I first came across the work of Edmund Crispin as a teenager, and I vividly remember reading The Moving Toyshop at school when I was about fourteen. I'd borrowed it from the town library, and took it in with me to while away dull moments in between lessons. The book had a map of Oxford, a city which I'd never visited, and never dreamed that I would get to know well. I really enjoyed the story, and acquired my own copy of the book many years later. But for some reason I've not got round to re-reading it until now.

There are a couple of reasons why I returned to The Moving Toyshop. First, I've been asked to talk to visiting crime writers from overseas about Oxford detectives at a conference in a couple of months' time and I felt I'd better do some homework. Second, I attended a talk given by Susan Moody at Crimefest on the subject of Oxford detective stories. Susan's enthusiasm made me think it was time to go back to Crispin.

I'm glad I did. The Moving Toyshop is tremendous fun, light-hearted and with an unusual, if occasionally eccentric plot that makes use of a very interesting legal device, the secret trust. The early chapters are quite dazzling and there are some memorable characters, including a very dodgy solicitor, and lots of witty lines. Gervase Fen, the amiable English don, leads the chase for the person who killed Miss Tardy in the toyshop..

Of course, in a high-spirited book like this, it is not easy to maintain tension throughout, and there are moments when farce predominates. The mystery is nicely constructed, but not as striking as the wonderful premise of the toyshop that appears to be in two different parts of Oxford. Crispin is very good at capturing the city's essential atmosphere, and it is a genuine tragedy that his great talent burned out so soon. After a flurry of novels, he was in effect burned out at the age of thirty and he spent the rest of his life drinking himself slowly to death. We had a long wait for his last book,The Glimpses of the Moon, but it proved to be a disappointment. Far better to remember this witty entertainer by books like The Moving Toyshop.

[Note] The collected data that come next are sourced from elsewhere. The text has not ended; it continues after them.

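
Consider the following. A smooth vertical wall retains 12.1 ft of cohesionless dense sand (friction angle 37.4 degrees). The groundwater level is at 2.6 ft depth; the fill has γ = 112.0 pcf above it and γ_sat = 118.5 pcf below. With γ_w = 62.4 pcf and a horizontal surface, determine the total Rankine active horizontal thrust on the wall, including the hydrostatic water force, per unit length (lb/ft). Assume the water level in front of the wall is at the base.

K_a = tan²(45° − φ/2) = 0.2443.
γ' = 118.5 − 62.4 = 56.10 pcf. Depth below WT = 9.5 ft.
σ'_h at WT = K_a γ d_w = 71.13 psf; at base = 71.13 + K_a γ' × 9.5 = 201.3 psf.
P₁ (0–2.6 ft) = ½×71.13×2.6 = 92.47. P₂ (2.6–12.1 ft) = ½(71.13+201.3)×9.5 = 1294.
P_w = ½ γ_w h₂² = 0.5×62.4×9.5² = 2816. Total = 92.47+1294+2816 = 4202 lb/ft.

4200 lb/ft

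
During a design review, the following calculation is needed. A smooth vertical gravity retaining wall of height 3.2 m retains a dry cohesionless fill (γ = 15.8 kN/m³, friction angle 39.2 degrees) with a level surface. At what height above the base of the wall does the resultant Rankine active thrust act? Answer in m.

1.07 m

K_a = 0.2255.
The pressure distribution is triangular, so the resultant acts at H/3 above the base = 3.2/3 = 1.067 m.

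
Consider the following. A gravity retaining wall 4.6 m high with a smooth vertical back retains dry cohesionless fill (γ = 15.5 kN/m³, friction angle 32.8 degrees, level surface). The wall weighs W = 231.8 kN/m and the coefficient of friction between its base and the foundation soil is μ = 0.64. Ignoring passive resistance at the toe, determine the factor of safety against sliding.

3.04

K_a = tan²(45° − 32.8°/2) = 0.2973.
P_a = ½K_aγH² = 0.5×0.2973×15.5×4.6² = 48.75 kN/m, acting at H/3 = 1.533 m above the base.
FS_sliding = μW / P_a = 0.64×231.8 / 48.75 = 3.043.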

(Incidentally, are other Blogger users finding, as I have done lately, that the previous torrent of spam comments has reduced to a trickle at most? Long may this continue...)


Anonymous said...

Crispin has long been a favorite of mine. That first-rate climactic sequence of "The Moving Toyshop" was lifted by Hitchcock for the closing sequences of "Strangers on a Train," and - for me - Crispin's descriptions on the page equal or better the images Hitch put on the movie screen. The book also is very clever about planting clues for the reader! In the US, the Felony & Mayhem Press has reprinted most of Crispin, and I do hope others find these books.

Pauline Rowson said...

One of my favourites too, Martin. I re read this many times.

Christine said...

Great stuff and I don't think it is even his best one. I very much like 'Buried for Pleasure' and 'Holy Disorders'. Must reread.

Bob_in_MA said...

Crispin was constantly trying different approaches to welding humor and mystery. The Moving Toy Shop is the most farcical, though there are parts of others that are similar like Buried for Pleasure). Then in the last Book, The Long Divorce, the humor is more like that typical of Christie, understated and never in the way of the mystery.

There's no question that combining humor and mystery is a little like making a salad dressing—like oil and vinegar the two are disinclined to mix readily.

Martin Edwards said...

Many thanks for your comments. Les, I didn't know that about Strangers on a Train - really interesting.
Pauline, hi!
Chrissie,Bob, I have never read Buried for Pleasure but in view of your enthusiasm, I shall seek it out.

Anonymous said...

Buried for Pleasure is my favourite. There is a beautiful section near the beginning describing a sleepy rural station which I particularly remember.